What we really need for unmixing is a software which asks the editor what the sounds are that the unmix software is attempting to process

Crotchety · August 6, 2025, 5:42pm

You should definitely try. Success depends on the quality of the engineering so it’s a useful indicator of how us amateurs are doing!

For an unmixing workflow I’ve hit on starting with Vocal/Drums/Bass: the algorithms do a pretty good job due to their distinctiveness (but it’s also worth setting all the options in UnmixSong, just to see what it makes of it). This leaves Other containing a mish-mash of instruments fighting for the same space and why specific training becomes necessary.

I envisage building a library of presets of ‘trained’ instruments that can be shared between users and even built upon. But, like I said, I’ve no idea how to get to the point where there’s something to post.

ctreitzell · August 6, 2025, 10:08pm

it’s not always just other with a mash up…my elect guitar often can be found in the vocal layer

As far as me unmixing a popular song…I have so much of my own material mixed down to stereo or recorded directly to stereo that need various things…like rebalancing…and NR…I can certainly see the point of trying a mass produced piece as an exercise

ctreitzell · August 9, 2025, 1:09pm

OK, looking over some unmixing of music I have been doing with SL12 over the past week, something that really stands out to me is the tech just isn’t there yet

Case in point is this section in one of my previous band’s recordings. This screenshot is essentially a solo bass part. Drums have been muted here and guitar is green (as the layer layers panel says).

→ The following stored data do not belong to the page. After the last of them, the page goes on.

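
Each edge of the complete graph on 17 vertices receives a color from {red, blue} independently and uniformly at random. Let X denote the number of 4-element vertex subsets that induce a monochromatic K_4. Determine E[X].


Let X = Σ_S X_S over the C(17, 4) = 2380 subsets S of size 4, where X_S = 1 if the K_4 on S is monochromatic.
For a fixed S, the K_4 on S has C(4, 2) = 6 edges. P[all 6 edges red] = (1/2)^6, and likewise for blue, so P[monochromatic] = 2·(1/2)^6 = 2^{1 − 6} = 1/32.
By linearity of expectation: E[X] = C(17, 4) · 2^{1 − 6} = 2380 · 1/32 = 595/8.
Numerically: E[X] ≈ 74.3750.

E[X] = C(17,4)·2^(1−C(4,2)) = 595/8 ≈ 74.3750.


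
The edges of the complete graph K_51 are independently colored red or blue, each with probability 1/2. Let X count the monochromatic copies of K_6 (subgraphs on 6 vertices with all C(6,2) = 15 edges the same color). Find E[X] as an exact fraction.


Let X = Σ_S X_S over the C(51, 6) = 18009460 subsets S of size 6, where X_S = 1 if the K_6 on S is monochromatic.
For a fixed S, the K_6 on S has C(6, 2) = 15 edges. P[all 15 edges red] = (1/2)^15, and likewise for blue, so P[monochromatic] = 2·(1/2)^15 = 2^{1 − 15} = 1/16384.
By linearity of expectation: E[X] = C(51, 6) · 2^{1 − 15} = 18009460 · 1/16384 = 4502365/4096.
Numerically: E[X] ≈ 1099.2102.

E[X] = C(51,6)·2^(1−C(6,2)) = 4502365/4096 ≈ 1099.2102.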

granted this is a big gliss of an octave on an electric fretless bass…so, yeah, I want SL to ask me if these are different instrument components across layers or if it is one instrument. I realize I can manually merge, but that’s not really what we are talking about here

I haven’t tried Unmix Instrument for this particular bass part…I probably should

If you want to hear the song it is here:

Crotchety · August 9, 2025, 4:54pm

I had a listen to that bit you mention and tbh the bass isn’t particularly bass-like at that point. Looking at the spectrum, it might be the style (the gliss) that’s throwing the algorithm off. It seems to be handling the more conventionally-played notes.

ctreitzell · August 9, 2025, 5:59pm

really? isn’t it though?…and SL12 does find some of these glisses as bass in busier sections

granted this guy is by far the best bass player I have known in my entire life…and that’s all bass right there

that’s why we do need to be looking at a future functionality that asks for timbre confirmation by the user and then learns from the responses…which is the point of this thread

again, I’m not complaining, just discussing findings

Joey_Kapish · August 10, 2025, 6:29pm

The tech is indeed there but the approach to this problem is being solved the wrong way. I tried to help the main developer as much as possible and I already knew (beforehand) that this was going to end up turning into a never-ending feature improvement where the developer ends up chasing down every instrument to train data on in order to implement it into spectralayers.

Crotchety · August 11, 2025, 2:53pm

What does that involve exactly? Is it something we can do at our end?